Does the study guide out there for the CJBAT help at all? I've just ordered it...It was pretty cheap.... 

Just wanted to know if its worth looking at, or if its basically useless....

Also, I can't find an "updated" version of it.....Have they not changed the test, so the study guide is still the same? My version is from 02'.... 

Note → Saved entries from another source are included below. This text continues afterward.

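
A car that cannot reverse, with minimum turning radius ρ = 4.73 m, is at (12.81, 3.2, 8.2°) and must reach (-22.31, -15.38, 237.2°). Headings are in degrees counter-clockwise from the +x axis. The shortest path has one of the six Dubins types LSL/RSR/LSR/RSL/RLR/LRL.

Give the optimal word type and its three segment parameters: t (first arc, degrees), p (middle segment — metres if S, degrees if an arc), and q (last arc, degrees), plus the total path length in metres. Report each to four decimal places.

RSL: t = 176.1578°, p = 34.5528 m, q = 45.1578°, L = 52.8233 m

Let ψ = atan2(Δy, Δx) = atan2(-18.58, -35.12) = -152.1192° be the start→goal bearing.
Normalize: d = |goal − start| / ρ = 39.731987/4.73 = 8.399997, α = (θ_start − ψ) mod 360° = 160.3192° = 2.798098 rad, β = (θ_goal − ψ) mod 360° = 29.3192° = 0.511717 rad.
Common terms: sin α = 0.336779, cos α = -0.941584, sin β = 0.489675, cos β = 0.871905, cos(α−β) = -0.656059, d² = 70.559954. Work in radians in the unit-radius frame; every candidate has L = ρ·(t + p + q).
LSL: p² = 2 + d² − 2cos(α−β) + 2d(sin α − sin β) = 71.303427; p = √p² = 8.444136; φ = atan2(cos β − cos α, d + sin α − sin β) = 0.216449 rad; t = (φ − α) mod 2π = 3.701536 rad, q = (β − φ) mod 2π = 0.295268 rad → L = 4.73·(3.701536 + 8.444136 + 0.295268) = 4.73·12.440940 = 58.845644 m
RSR: p² = 2 + d² − 2cos(α−β) + 2d(sin β − sin α) = 76.440718; p = √p² = 8.743038; φ = atan2(cos α − cos β, d − sin α + sin β) = -0.208938 rad; t = (α − φ) mod 2π = 3.007036 rad, q = (φ − β) mod 2π = 5.562531 rad → L = 4.73·(3.007036 + 8.743038 + 5.562531) = 4.73·17.312605 = 81.888621 m
LSR: p² = d² − 2 + 2cos(α−β) + 2d(sin α + sin β) = 81.132265; p = √p² = 9.007345; φ = atan2(−cos α − cos β, d + sin α + sin β) − atan2(−2, p) = 0.226048 rad; t = (φ − α) mod 2π = 3.711135 rad, q = (φ − β) mod 2π = 5.997516 rad → L = 4.73·(3.711135 + 9.007345 + 5.997516) = 4.73·18.715997 = 88.526665 m
RSL: p² = d² − 2 + 2cos(α−β) − 2d(sin α + sin β) = 53.363407; p = √p² = 7.305026; φ = atan2(cos α + cos β, d − sin α − sin β) − atan2(2, p) = -0.276435 rad; t = (α − φ) mod 2π = 3.074534 rad, q = (β − φ) mod 2π = 0.788152 rad → L = 4.73·(3.074534 + 7.305026 + 0.788152) = 4.73·11.167712 = 52.823279 m
RLR: c = (6 − d² + 2cos(α−β) + 2d(sin α − sin β))/8 = -8.555090, |c| > 1 → infeasible
LRL: c = (6 − d² + 2cos(α−β) − 2d(sin α − sin β))/8 = -7.912928, |c| > 1 → infeasible
Shortest: RSL with L = 52.823279 m ≈ 52.8233 m
Convert RSL to answer units (arcs ×180/π): t = 3.074534·180/π = 176.1578°, p = ρ·p = 4.73·7.305026 = 34.5528 m, q = 0.788152·180/π = 45.1578°, L = 52.8233 m.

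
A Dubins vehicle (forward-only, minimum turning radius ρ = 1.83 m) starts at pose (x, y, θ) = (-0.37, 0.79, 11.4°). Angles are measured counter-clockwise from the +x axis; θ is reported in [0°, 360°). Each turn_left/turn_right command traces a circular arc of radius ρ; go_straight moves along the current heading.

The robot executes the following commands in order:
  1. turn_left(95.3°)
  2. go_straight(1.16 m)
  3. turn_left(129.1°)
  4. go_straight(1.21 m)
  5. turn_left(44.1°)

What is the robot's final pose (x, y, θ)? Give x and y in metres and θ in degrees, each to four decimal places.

(-3.5479, 2.3796, 279.9000°)

set_pose: (x, y, θ) = (-0.3700, 0.7900, 11.4000°), ρ = 1.83
turn_left(95.3°): centre at ρ to the left, rotate +95.3° → (1.0211, 3.1098, 106.7000°)
go_straight(1.16): x += 1.16·cos θ, y += 1.16·sin θ → (0.6878, 4.2208, 106.7000°)
turn_left(129.1°): centre at ρ to the left, rotate +129.1° → (-2.5786, 4.7236, 235.8000°)
go_straight(1.21): x += 1.21·cos θ, y += 1.21·sin θ → (-3.2587, 3.7228, 235.8000°)
turn_left(44.1°): centre at ρ to the left, rotate +44.1° → (-3.5479, 2.3796, 279.9000°)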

Also....For the FHP, how high do you think one would have to score in order to get on? Is it a huge number of guys that take the test? Is it like Mass., where any score under a 90 results in long prayer sessions in order to get on?

Thanks for any info.


----------



## PearlOnyx (Jun 28, 2002)

Foxy,

Sorry I didn't get back to you on that stuff this week, I was on vacation.


----------



## Foxy85 (Mar 29, 2006)

Don't worry about it, I would be a little concerned if you didn't set your vacation above getting back to me....Hope it was a good one.....
I'll keep you posted on my test date...


----------



## SPS5592 (Nov 8, 2002)

I didnt find the study guide to be of any help. The test guide gave me confidence until I sat down for the actual test.


----------



## Foxy85 (Mar 29, 2006)

Lol....alright....well then I'll probably just breeze through the study guide, and then chuck it in the top of my closet with all the other "good buys" I've made throughout time....


----------